Mbow is referring to a component of the Maternal, Neonatal and Child Health/Family Planning/Malaria Project in Senegal in which IntraHealth and the Division of Reproductive Health partnered to train providers—nurses, doctors and midwives—as “mentors” in areas related to family planning, including the provision of long-acting family planning methods. The mentors are trained over eight days, then return to their local facility and mentor their peers on new or updated family planning skills.
“The providers welcome this approach with open arms,” notes Yankhoba Fall, a nurse/supervisor at the Mabo health center and now a newly trained mentor.
With USAID funding, IntraHealth is leading the project in an effort to increase the availability and use of family planning methods, with an emphasis on long-acting methods.
“The problem with traditional training session[s] is that you tend to forget everything the second you walk out of the training room,” explains Issa Fall—Yankhoba Fall’s brother. Issa is a nurse/supervisor at the Nganda health post, and he has been mentored by his brother. “It is very difficult for a nurse/supervisor to be able to study after the training. There’s no time for that.”
IntraHealth’s approach overcomes this challenge by combining theoretical training with a hands-on practicum that includes using mannequins for clinical training and mentoring at a health facility.
The approach allows more providers to efficiently gain knowledge and skills—decreasing the number of staff who must travel and take time away from work to attend a training workshop.
“On-site training is the most ideal approach as it does not result in long staff absences at service delivery points,” comments Fatou Ndiaye, IntraHealth technical advisor for the project. “Health facilities remain operational, and providers can manage real cases right away.”
“Within six months, we noticed that the health providers’ technical skills in IUD insertion had been strengthened. In the past, they would have had to go to Dakar and spend six days to receive theoretical training instead of working at their facility,” adds Thiam Ami Mbow. “Now there is a mentor working with the provider at [the] worksite in order to help that person better use [their] skills.”

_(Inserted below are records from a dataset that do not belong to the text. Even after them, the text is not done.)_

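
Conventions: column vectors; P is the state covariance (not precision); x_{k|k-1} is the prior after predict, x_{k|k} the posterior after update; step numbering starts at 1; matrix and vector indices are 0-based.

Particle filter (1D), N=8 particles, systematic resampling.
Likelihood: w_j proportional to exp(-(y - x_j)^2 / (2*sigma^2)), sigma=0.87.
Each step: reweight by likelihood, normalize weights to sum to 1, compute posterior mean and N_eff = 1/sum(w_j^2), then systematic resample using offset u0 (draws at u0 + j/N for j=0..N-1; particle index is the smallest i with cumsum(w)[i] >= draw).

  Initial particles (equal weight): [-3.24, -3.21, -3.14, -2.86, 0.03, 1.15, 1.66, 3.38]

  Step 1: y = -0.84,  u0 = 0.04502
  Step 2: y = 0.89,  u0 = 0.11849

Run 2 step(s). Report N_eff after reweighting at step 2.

step 1: w=[0.0265, 0.0291, 0.0361, 0.0803, 0.7218, 0.0870, 0.0192, 0.0000]  mean=-0.3690  Neff=1.8581  idx=[1, 3, 4, 4, 4, 4, 4, 5]
step 2: w=[0.0000, 0.0000, 0.1525, 0.1525, 0.1525, 0.1525, 0.1525, 0.2377]  mean=0.2961  Neff=5.7902  idx=[2, 3, 4, 5, 6, 6, 7, 7]

N_eff = 5.7902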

More providers trained means that more clients can receive quality family planning services in a timely manner. “In the area of family planning, the reproductive health coordinator used to be the only one who could insert IUDs. When she was not around, nobody could do it,” says Ly Thiam, a gynecologist at the Mbour referral health center. “Now there is continuity in care. All [contraceptive] methods are provided, and all midwives are trained.”
In addition to mentors receiving training, their supervisors are also trained in the program. Both district and regional reproductive health coordinators benefit from strengthening their technical and supervisory skills in maternal and child health and family planning. To date, 573 providers have benefited from the mentoring program in 30 health centers and 49 health posts.
Utilizing this approach, IntraHealth has targeted six regions in Senegal: Dakar, Thiès, Louga, Saint-Louis, Kaolack and Kaffrine. Now, six to nine mentors oversee each region.
In the next year, the project plans to reach an additional 50 health posts throughout the six regions. Due to the success of the mentor training program, the Senegalese Ministry of Health has approved this on-site approach as the official training method in Senegal.
Says Yankhoba Fall: “IntraHealth has come at the right time and is achieving spectacular results in maternal and child health.”
Launched in 2006, the Maternal, Neonatal and Child Health/Family Planning/Malaria Project is supporting the Senegalese Ministry of Health and Medical Prevention's efforts to improve maternal and child mortality and morbidity rates, as well as increase access to family planning services.